The phosphate-binding affinity of Fosrenol (lanthanum carbonate) was more than 200 times higher compared to sevelamer HCl (marketed by Genzyme as Renagel) at pH 3, which simulates the acidic environment of the stomach.
When assessed at pH 5 to 7, the affinity of Fosrenol was four-fold higher compared to sevelamer HCl. In addition, the presence of bile acids did not affect the stability of the Fosrenol/phosphate complex, whereas bile acids led to a more than 20-fold reduction in phosphate-binding affinity of sevelamer HCl with the consequent release of its phosphate.
In addition to the binding affinity data, another study found that Fosrenol continued to demonstrate sustained efficacy, tolerability and safety in patients treated for up to five years. As patients continued on therapy, the number of adverse events decreased. In fact, by the fifth year, no patients reported treatment-related adverse events. In addition, Fosrenol-treated patients maintained serum phosphorus reductions for up to five years.

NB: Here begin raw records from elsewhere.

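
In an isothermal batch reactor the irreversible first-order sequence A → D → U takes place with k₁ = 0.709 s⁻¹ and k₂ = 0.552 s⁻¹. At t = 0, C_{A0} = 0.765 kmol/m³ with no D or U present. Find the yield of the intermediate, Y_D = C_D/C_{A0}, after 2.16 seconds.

0.394

For first-order series with pure A initially, C_D(t) = k₁C_{A0}/(k₂−k₁)·(e^(−k₁t) − e^(−k₂t)).
e^(−k₁t) = e^(−0.709×2.16) = e^(−1.531) = 0.2162; e^(−k₂t) = e^(−1.192) = 0.3035.
C_D = 0.709×0.765/(0.552−0.709) × (0.2162−0.3035) = (-3.455)×(-0.08729) = 0.3016 kmol/m³.
Y_D = C_D/C_{A0} = 0.3016/0.765 = 0.394.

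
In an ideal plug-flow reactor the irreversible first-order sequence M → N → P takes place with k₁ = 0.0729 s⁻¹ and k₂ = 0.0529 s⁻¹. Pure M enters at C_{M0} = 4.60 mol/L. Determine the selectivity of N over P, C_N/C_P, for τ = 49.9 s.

0.203

Solving the coupled first-order balances gives C_N(τ) = [k₁/(k₂−k₁)]·C_{M0}·(e^(−k₁τ) − e^(−k₂τ)).
e^(−k₁τ) = e^(−0.0729×49.9) = e^(−3.638) = 0.02631; e^(−k₂τ) = e^(−2.640) = 0.07138.
C_N = 0.0729×4.60/(0.0529−0.0729) × (0.02631−0.07138) = (-16.77)×(-0.04507) = 0.7557 mol/L.
C_M = C_{M0}e^(−k₁τ) = 0.1210 mol/L, so C_P = C_{M0}−C_M−C_N = 3.723 mol/L; C_N/C_P = 0.203.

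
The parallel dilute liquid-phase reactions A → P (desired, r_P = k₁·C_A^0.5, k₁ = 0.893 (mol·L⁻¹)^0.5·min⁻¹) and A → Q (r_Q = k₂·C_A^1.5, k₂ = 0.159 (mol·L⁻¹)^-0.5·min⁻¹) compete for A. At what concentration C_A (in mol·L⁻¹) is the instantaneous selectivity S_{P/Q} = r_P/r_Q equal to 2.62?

2.14 mol·L⁻¹

S_{P/Q} = (k₁/k₂)·C_A⁻¹ ⇒ C_A = (S·k₂/k₁)^(-1).
= (2.62×0.159/0.893)^(-1) = (0.4665)^(-1) = 2.14 mol·L⁻¹.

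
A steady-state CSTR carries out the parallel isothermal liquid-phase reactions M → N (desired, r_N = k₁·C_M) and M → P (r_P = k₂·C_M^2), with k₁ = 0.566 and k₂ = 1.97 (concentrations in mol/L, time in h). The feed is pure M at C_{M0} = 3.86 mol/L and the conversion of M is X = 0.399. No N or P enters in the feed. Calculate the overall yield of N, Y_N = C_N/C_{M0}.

Exit C_M = C_{M0}(1−X) = 3.86×0.601 = 2.320 mol/L.
A CSTR operates uniformly at the exit composition, giving r_N = 1.313 and r_P = 10.60 (each k·C_M^n at C_M = 2.320).
Fraction of consumed M going to N: r_N/(r_N+r_P) = 0.1102.
C_N = 0.1102·C_{M0}·X = 0.1102×3.86×0.399 = 0.170 mol/L; Y_N = C_N/C_{M0} = 0.0440.

0.0440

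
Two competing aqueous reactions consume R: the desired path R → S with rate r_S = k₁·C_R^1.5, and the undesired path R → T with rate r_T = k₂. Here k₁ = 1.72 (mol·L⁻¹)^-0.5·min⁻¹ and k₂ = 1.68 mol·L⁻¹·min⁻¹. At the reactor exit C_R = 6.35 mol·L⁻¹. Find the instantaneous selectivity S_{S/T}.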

Without effective treatment, hyperphosphatemia (high levels of phosphorus in the blood) can lead to renal osteodystrophy in end stage renal disease (ESRD) patients, and an increased risk of bone pain, skeletal deformities and fractures. Accumulating evidence also shows that hyperphosphatemia may contribute to cardiovascular disease, which accounts for almost half of all deaths among dialysis patients.